Michael Guerrera, started off with 215/65/16 which are 27" tall and 8.5 " wide. The 225/70/16 are 28.4" tall. So in his case he moved up 1.4" He could do that without rubbing because he started with a 27" tall tire.
Because I'm starting with a 28" tall tire I don't think I can add 1.4" of tire pretty sure a 29.4 " tall tire without a lift would cause all kinds of issues. What I'm paying attention to is that he posted a 28.4" tall by 8.9" wide tire is clearing everything without issue.
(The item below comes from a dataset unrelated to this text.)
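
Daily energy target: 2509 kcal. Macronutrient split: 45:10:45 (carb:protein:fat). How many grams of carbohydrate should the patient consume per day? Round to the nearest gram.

Carbohydrate energy = 45% × 2509 = 1129.05 kcal.
At 4 kcal/g: 1129.05 ÷ 4 = 282.2625 g.

282 g/day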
For me that is if I could find a tire in a 17" that was 28.4" tall that would only increase my tire height by .4" but the closest I can find is a 225/65-17 which is .5 inches taller with the same 8.9" wide. Looking our Trailhawk over I can see the extra .1" should fit just fine.
As near as I can tell there were at least 1 more 17" size tires listed for a 2018 Compass besides the Trailhawk it looks to be a 225/60-17 or 27.6" tall 8.9" wide. But again as far as fitting without rubbing total tire height and width is what to look at and not how much larger than stock the tires are. Something I have not thought about here is backspacing on the rims I want to find out if backspacing and rim width is the same or works out to the same. I'm sure in my case I will be fine but if others have different backspacing and width it could throw things off a bit. So I still advise measuring as I pointed out in post above.
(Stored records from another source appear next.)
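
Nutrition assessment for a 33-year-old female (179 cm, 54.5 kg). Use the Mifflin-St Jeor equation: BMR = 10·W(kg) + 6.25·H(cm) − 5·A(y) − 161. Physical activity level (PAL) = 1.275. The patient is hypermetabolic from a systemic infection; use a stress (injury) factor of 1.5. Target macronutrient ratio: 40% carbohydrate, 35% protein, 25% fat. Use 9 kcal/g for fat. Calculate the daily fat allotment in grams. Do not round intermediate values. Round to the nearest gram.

Mifflin-St Jeor (female): BMR = 10(54.5) + 6.25(179) − 5(33) − 161 = 545 + 1118.75 − 165 − 161 = 1337.75 kcal/day.
TEE = 1337.75 × 1.275 = 1705.6313 kcal/day.
With stress factor 1.5: 1705.6313 × 1.5 = 2558.4469 kcal/day.
Fat energy = 25% × 2558.4469 = 639.6117 kcal.
Fat = 639.6117 ÷ 9 kcal/g = 71.068 g.

71 g/day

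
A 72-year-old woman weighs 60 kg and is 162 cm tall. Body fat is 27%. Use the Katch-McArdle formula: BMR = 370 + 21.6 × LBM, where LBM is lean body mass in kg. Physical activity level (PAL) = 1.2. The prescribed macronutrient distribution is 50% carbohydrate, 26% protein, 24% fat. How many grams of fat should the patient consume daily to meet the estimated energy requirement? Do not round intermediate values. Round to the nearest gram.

LBM = 60 × (1 − 0.27) = 43.8 kg. Katch-McArdle: BMR = 370 + 21.6 × 43.8 = 1316.08 kcal/day.
TEE = 1316.08 × 1.2 = 1579.296 kcal/day.
Fat energy = 24% × 1579.296 = 379.031 kcal.
Fat = 379.031 ÷ 9 kcal/g = 42.1146 g.

42 g/day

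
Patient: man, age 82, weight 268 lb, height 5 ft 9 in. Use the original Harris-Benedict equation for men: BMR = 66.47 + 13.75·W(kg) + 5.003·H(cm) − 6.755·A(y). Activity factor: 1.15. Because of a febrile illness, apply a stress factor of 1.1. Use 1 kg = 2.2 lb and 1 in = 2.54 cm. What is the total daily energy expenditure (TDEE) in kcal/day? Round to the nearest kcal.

2611 kcal/day

Convert to metric: weight = 268 ÷ 2.2 = 121.8182 kg; height = (5×12 + 9) × 2.54 = 69 × 2.54 = 175.26 cm.
Harris-Benedict: BMR = 66.47 + 13.75(121.8182) + 5.003(175.26) − 6.755(82) = 2064.3858 kcal/day.
TEE = BMR × activity factor = 2064.3858 × 1.15 = 2374.0436 kcal/day.
Apply stress factor: 2374.0436 × 1.1 = 2611.448 kcal/day.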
As for MPG this is where height over stock matters as it changes the last gearing figure in your drivetrain. In theory your going to lose some city and gain some highway with a slightly larger tire. How much depends on how much you change your tire size your driving style and tire choice. The weight and rolling friction of the tire will change from tire to tire. There is a point in increased tire size where both city and highway MPG will suffer but we are not talking anything near those sizes here. I have seen little effect in MPG on any of my vehicles where I bumped up tire size by an inch or less. On my 03 Chevy Tracker I increased tire height by ~2.6 inches I lost 3 MPG city and gained 2 MPG highway. But each vehicle will be effected differently because of gearing/weight actual tire selection and other variables. I don't see bumping up tire height by less than an inch really hurting our MPG on our Compass very much at all if we select the right tires.
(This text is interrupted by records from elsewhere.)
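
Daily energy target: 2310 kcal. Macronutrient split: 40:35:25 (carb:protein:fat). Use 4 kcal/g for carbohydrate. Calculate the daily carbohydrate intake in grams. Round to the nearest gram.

Carbohydrate energy = 40% × 2310 = 924 kcal.
At 4 kcal/g: 924 ÷ 4 = 231 g.

231 g/day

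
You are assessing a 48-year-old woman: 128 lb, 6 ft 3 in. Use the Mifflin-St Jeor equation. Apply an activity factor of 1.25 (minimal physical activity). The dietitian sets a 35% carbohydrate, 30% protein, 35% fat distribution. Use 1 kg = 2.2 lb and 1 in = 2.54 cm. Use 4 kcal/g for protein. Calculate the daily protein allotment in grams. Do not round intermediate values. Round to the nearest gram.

Convert to metric: weight = 128 ÷ 2.2 = 58.1818 kg; height = (6×12 + 3) × 2.54 = 75 × 2.54 = 190.5 cm.
Mifflin-St Jeor (female): BMR = 10(58.1818) + 6.25(190.5) − 5(48) − 161 = 581.8182 + 1190.625 − 240 − 161 = 1371.4432 kcal/day.
TEE = 1371.4432 × 1.25 = 1714.304 kcal/day.
Protein energy = 30% × 1714.304 = 514.2912 kcal.
Protein = 514.2912 ÷ 4 kcal/g = 128.5728 g.

129 g/day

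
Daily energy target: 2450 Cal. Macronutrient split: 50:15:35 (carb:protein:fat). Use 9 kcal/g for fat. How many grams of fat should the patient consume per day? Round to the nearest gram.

95 g/day

Fat energy = 35% × 2450 = 857.5 kcal.
At 9 kcal/g: 857.5 ÷ 9 = 95.2778 g.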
I would try to avoid heavy ply tires like those used for heavy duty trucks unless your wheeling were you need a heavy thick tire they tend to weigh a lot and this combined with extra height is going to really put a dent in your MPG.
A quick look at Tirerack.com shows the stock 215/65-17 Falken Wildpeak tires on our Trailhawk weigh 27 lbs. In a AT 225/65-17 I can get a BFGoodrich KO2 tire which is a great AT tire but it weighs 39 lbs and I'm not sure a lighter ply is available in this size for this tire. This tire is going to cost a lot MPG in stop and go traffic and because it is a heavy load range it will ride rough on something lighter like our Compass. Then I looked at other tires in the same size to compare weight and I find a Pirelli Scorpion AT weighs in at 29 lbs this weight wise would be ok on MPG. It is a lighter ply tire so ride would not suffer too much. However I personally do not like the looks of it to me the Wildpeak looks better. But I'm still looking at tires and with only 10k on stock tires I have plenty of time to shop to find a tire that will be the best all rounder for us.
These are all the same things you should be looking at if ride and MPG really matter to you. So when your tire shopping look at the load range and weight of the tires. For MPG try to find tires around or less than 30 pounds each.